Dublin-based Grafton, whose brands include Woodie’s, Chadwicks and Selco Builders Warehouse, is due to hold its AGM on May 4th.

The group posted a better-than-expected 1.7 per cent increase in adjusted pretax profit last year, to £273.3 million, as revenue increased by 9.1 per cent to £2.3 billion. Rising prices outweighed a fall-off in demand as post-pandemic spending returned to normal.

Mr Slark, who left Grafton at the end of 2022 after 11 years with the business, saw his total remuneration drop to £790,000 from £2.88 million, as he forfeited his right to a bonus on stepping down. He subsequently joined UK-based insulation and construction products distributor SIG as chief executive.

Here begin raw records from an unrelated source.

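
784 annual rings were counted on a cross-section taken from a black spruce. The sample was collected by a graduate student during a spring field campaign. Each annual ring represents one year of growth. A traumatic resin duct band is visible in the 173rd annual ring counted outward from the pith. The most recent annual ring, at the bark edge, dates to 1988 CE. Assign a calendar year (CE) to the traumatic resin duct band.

784 − 173 = 611 annual rings lie beyond the traumatic resin duct band toward the bark edge.
Counting back 611 years from 1988 CE places the traumatic resin duct band in 1988 − 611 = 1377 CE.

1377 CE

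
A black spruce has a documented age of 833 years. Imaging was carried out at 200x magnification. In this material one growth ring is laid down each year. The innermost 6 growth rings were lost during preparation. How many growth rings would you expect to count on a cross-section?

827 growth rings

At one growth ring per year, 833 years correspond to 833 growth rings.
Subtracting the 6 growth rings not captured gives 833 − 6 = 827 growth rings in the record.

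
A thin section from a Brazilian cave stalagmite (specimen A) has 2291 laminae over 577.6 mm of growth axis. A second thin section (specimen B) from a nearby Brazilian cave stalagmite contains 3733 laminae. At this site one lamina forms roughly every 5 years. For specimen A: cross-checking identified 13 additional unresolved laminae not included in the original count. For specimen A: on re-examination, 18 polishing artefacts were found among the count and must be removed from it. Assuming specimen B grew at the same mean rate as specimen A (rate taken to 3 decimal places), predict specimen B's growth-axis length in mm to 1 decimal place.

Specimen A: after corrections the count is 2291 − 18 + 13 = 2286 laminae.
Specimen A: multiplying by 5 years per lamina: 2286 × 5 = 11430 years.
A: 577.6 mm over 11430 years gives 577.6 / 11430 ≈ 0.051 mm per year.
Specimen B: multiplying by 5 years per lamina: 3733 × 5 = 18665 years. Length of B = 0.051 × 18665 = 951.9 mm.

951.9 mm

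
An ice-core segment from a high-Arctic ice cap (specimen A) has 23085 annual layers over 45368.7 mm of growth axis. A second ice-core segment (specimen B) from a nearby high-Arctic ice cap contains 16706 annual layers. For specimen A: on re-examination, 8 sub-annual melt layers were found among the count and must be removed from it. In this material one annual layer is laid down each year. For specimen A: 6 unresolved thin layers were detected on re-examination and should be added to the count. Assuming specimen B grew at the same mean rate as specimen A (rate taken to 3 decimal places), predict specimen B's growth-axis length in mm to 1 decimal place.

32827.3 mm

Specimen A: true annual layer count = 23085 − 8 + 6 = 23083.
A: Extension rate ≈ 45368.7 / 23083 = 1.965 mm/year.
B's length ≈ 1.965 × 16706 = 32827.3 mm.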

Institutional Shareholder Services, another proxy advisory firm, also raised concerns about Mr Born’s starting salary, but accepted Grafton’s explanation that the appointment “was made against the backdrop of a competitive marketplace that has a finite pool of high calibre individuals operating at CEO level with experience of running large international businesses”.

Meanwhile, Grafton said on Wednesday that it has completed a £93.3 million share buyback programme that was announced in November, with the 10.89 million shares repurchased and cancelled representing 4.8 per cent of its issued share capital.

It brought the total cash returned to shareholders since last May to £193.3 million under the two buyback programmes.